В ГУЭБиПК ввиду специфики деятельности я неоднократно сталкивался с различными провокациями и всегда предупреждал своих сотрудников о том, чтобы они при любых обстоятельствах действовали в строгом соответствии с законом, документировали все свои действия. Ведь борьба с коррупцией имеет обратную сторону: сейчас на неугодного, принципиального и несговорчивого проверяющего достаточно написать заявление в правоохранительные органы (особенно если там имеется определенная протекция) о том, что тот якобы намекал на взятку, при этом сам заявитель освобождается от уголовной ответственности в связи с «деятельным раскаянием», а служащий может долго и упорно доказывать, что он не верблюд. Но я всегда мог в полном объеме отчитаться о своих действиях руководству, представить развернутую аргументацию и обоснование со ссылкой на букву закона.
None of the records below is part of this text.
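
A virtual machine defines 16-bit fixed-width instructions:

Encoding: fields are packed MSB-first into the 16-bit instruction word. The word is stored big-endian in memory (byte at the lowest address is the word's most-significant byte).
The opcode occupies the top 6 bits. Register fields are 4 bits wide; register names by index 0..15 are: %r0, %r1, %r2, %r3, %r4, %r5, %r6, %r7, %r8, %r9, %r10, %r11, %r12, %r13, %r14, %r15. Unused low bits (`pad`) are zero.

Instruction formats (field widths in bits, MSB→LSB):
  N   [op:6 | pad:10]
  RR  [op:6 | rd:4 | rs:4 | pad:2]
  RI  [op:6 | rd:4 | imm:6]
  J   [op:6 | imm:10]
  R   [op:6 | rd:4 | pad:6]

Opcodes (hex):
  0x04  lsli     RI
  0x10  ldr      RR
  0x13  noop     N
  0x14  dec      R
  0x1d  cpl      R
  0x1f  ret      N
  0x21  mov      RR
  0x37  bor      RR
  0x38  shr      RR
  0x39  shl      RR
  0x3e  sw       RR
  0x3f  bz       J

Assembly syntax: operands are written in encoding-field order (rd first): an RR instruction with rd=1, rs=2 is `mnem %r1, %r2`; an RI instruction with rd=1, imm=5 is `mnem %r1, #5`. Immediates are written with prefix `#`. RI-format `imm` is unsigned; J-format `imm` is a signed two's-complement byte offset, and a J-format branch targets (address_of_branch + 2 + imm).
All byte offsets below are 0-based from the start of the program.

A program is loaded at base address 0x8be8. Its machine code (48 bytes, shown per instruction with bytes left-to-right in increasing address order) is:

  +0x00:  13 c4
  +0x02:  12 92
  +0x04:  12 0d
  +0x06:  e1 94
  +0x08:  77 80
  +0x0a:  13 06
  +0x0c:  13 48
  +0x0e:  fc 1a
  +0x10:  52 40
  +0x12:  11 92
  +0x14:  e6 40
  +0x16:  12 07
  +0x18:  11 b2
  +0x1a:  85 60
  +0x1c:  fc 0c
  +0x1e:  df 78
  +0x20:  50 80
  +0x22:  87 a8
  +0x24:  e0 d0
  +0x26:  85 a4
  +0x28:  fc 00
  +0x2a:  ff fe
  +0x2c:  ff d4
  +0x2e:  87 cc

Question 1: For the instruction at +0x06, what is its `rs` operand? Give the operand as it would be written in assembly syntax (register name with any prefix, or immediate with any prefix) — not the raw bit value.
%r5

[06] e1 94 → 0xe194
  opcode bits[15:10]=0x38: shr/RR
  [9:6] rd=6 = %r6
  [5:2] rs=5 = %r5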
Моя работа никогда не вызывала нареканий у руководства, и ни один свидетель из числа моих бывших коллег не сказал обо мне обратного. Именно поэтому доказательств получения мною взяток, иной моей противоправной деятельности нет и не может быть, а следствие четыре года бьется над искусственным формированием доказательственной базы.
Я надеюсь, что Генеральная прокуратура, суды объективно подойдут к оценке доказательств и фактов и снимут с меня все необоснованные обвинения.